County representatives have delivered their message to provincial representatives, including local MLAs Randy Delorey (Antigonish) and Lloyd Hines (Guysborough Eastern Shore Tracadie), along with Department of the Transportation and Infrastructure Renewal (DTIR) officials.    

Last fall, DTIR conducted traffic counts along the stretch.    

McCarron said the lack of progress has been “frustrating” not only for the travelling public, but also municipal officials, who are “fielding the calls,” when it comes to the intersection.    

“They have the information and it seems like it is sitting somewhere,” he added of the traffic counts collected by the provincial department.    

McCarron noted the municipality plans to contact Hines, once again, regarding the issue.    

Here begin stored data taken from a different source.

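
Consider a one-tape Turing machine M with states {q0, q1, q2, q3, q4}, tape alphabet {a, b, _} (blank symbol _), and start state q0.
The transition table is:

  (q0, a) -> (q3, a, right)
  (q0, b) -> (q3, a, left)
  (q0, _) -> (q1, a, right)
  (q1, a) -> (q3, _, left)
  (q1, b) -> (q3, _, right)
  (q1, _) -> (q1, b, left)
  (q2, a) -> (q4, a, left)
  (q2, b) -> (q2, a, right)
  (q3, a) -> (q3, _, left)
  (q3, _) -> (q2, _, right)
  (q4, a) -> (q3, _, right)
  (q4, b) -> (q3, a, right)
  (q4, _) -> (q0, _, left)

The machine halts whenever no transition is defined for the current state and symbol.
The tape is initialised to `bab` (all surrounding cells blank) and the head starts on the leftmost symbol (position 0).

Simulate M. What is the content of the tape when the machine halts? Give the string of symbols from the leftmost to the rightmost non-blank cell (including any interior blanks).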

“To see if he can, sort of, move the needle on this a little bit, because we are not having much luck in Halifax, right now,” he said.    

McCarron added “it has been months,” since the municipality has received any information.    

“We had a meeting about a month ago, locally, and we have asked for more information, but we just aren’t getting anything,” he added.    

When it comes to what needs to be done at the intersection to help make it safer, McCarron said, “Obviously, I defer to the experts on figuring out what’s the best means of moving traffic  efficiently.”    

“The flavour, of course, around a lot of areas now is roundabouts. It might be an area that will slow traffic down. Whatever the mechanism is, we would be happy just to make that a safer interchange,” he added.    

McCarron agreed the status quo is not the answer.

“It continues to be a bad spot and they need to do something about it,” he said.